Professor Murray began his career as a clerk on the U.S. District Court for the District of Maryland and the U.S. Court of Appeals for the Fourth Circuit. After that, he spent four years as an appellate lawyer at the Public Defender Service for the District of Columbia, followed by a year at the Consumer Fraud Bureau of the Illinois Attorney General’s Office.
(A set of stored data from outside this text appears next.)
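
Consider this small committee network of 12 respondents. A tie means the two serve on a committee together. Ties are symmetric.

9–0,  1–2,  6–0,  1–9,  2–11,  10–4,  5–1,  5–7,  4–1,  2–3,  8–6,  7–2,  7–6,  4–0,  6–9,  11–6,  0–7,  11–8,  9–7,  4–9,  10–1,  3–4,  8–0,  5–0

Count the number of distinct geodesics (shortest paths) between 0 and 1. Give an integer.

3

The shortest distance is 2. The length-2 paths are: 0–4–1; 0–5–1; 0–9–1.
That gives 3 distinct shortest paths.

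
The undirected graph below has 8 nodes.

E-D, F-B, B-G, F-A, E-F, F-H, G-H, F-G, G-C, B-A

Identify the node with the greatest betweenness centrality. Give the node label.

Unnormalized betweenness of each node: A:0, B:1, C:0, D:0, E:6, F:25/2, G:13/2, H:0.
F has the largest value, 25/2, making it the main broker — the node through which the most shortest paths run.

F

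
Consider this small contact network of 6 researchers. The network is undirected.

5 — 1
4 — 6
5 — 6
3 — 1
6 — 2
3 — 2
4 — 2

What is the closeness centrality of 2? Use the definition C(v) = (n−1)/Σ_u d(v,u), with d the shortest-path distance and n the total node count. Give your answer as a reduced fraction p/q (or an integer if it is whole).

5/7

Distances from 2: 1:2, 3:1, 4:1, 5:2, 6:1. Sum = 7.
n = 6, so closeness = 5/7.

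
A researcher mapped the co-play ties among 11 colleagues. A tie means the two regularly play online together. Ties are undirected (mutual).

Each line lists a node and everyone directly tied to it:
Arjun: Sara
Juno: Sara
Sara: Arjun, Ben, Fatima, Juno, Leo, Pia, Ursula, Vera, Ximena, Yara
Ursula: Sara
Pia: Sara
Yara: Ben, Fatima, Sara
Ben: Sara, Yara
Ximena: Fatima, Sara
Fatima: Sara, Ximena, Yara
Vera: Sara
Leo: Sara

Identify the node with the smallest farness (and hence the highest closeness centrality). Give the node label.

Farness (sum of distances to all others) for each node — Arjun:19, Ben:18, Fatima:17, Juno:19, Leo:19, Pia:19, Sara:10, Ursula:19, Vera:19, Ximena:18, Yara:17.
The smallest farness is 10, for Sara, so Sara has the highest closeness.

Sara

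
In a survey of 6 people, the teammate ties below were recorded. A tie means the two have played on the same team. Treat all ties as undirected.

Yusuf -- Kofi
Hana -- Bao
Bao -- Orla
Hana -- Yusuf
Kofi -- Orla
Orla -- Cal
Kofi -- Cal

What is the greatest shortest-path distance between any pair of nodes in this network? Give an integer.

3

Eccentricity of each node (its greatest distance to any other): Bao:2, Cal:3, Hana:3, Kofi:2, Orla:2, Yusuf:2.
The maximum eccentricity is 3, realized for instance by the pair Cal–Hana via Cal – Orla – Bao – Hana. So the diameter is 3.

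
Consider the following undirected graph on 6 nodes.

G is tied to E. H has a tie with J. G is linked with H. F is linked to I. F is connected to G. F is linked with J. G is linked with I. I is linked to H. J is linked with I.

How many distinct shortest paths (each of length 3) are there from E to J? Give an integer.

3

The shortest distance is 3. The length-3 paths are: E–G–I–J; E–G–H–J; E–G–F–J.
That gives 3 distinct shortest paths.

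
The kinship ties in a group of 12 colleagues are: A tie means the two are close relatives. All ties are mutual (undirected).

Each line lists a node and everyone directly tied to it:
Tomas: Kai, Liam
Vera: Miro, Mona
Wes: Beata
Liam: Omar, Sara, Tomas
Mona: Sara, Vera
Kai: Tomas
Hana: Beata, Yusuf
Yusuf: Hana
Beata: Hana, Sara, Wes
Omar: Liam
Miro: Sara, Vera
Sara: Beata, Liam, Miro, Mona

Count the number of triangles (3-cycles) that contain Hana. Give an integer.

Hana's neighbors are Beata and Yusuf, but none of them are tied to each other, so no triangle contains Hana.

0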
He then left legal practice to serve as a Climenko Fellow and Lecturer on Law at Harvard Law School, where he taught legal research and writing, before joining NYLS’s faculty.


Abbe Smith

Abbe Smith is Director of the Criminal Defense and Prisoner Advocacy Clinic, Co-Director of the E. Barrett Prettyman Fellowship Program, and Professor of Law at Georgetown University. She joined the Georgetown faculty in 1996. Prior to Georgetown, Professor Smith was Deputy Director of the Criminal Justice Institute at Harvard Law School, and a Clinical Instructor and Lecturer of Law at Harvard.

Professor Smith teaches and writes on criminal defense, legal ethics, juvenile justice, and clinical legal education. In addition to numerous law journal articles, she is the author of Case of a Lifetime: A Criminal Defense Lawyer’s Story (Palgrave MacMillan, 2008), co-author with Monroe Freedman of Understanding Lawyers’ Ethics (4th ed., Lexis-Nexis, 2010), co-editor with Monroe Freedman of How Can You Represent Those People: Criminal Defense Stories (forthcoming, 2013), co-author with Charles Ogletree, et al. of Beyond the Rodney King Story: An Investigation of Police Conduct In Minority Communities (Northeastern University Press, 1994), and a contributing author of We Dissent (Michael Avery, ed., NYU Press, 2008) and Law Stories (Gary Bellow & Martha Minow, eds., University of Michigan Press, 1996).

Professor Smith began her legal career at the Defender Association of Philadelphia. She is on the Board of Directors of The Bronx Defenders and the National Juvenile Defender Center, and a longtime member of the National Association of Criminal Defense Lawyers, the American Civil Liberties Union, and the National Lawyers Guild Court.

In 2010, she was elected to the American Board of Criminal Lawyers, an exclusive national society for outstanding criminal trial lawyers.  Professor Smith is also a published cartoonist. A collection of her cartoons, Carried Away: The Chronicles of a Feminist Cartoonist, was published by Sanguinaria Publishing, Inc. in 1984.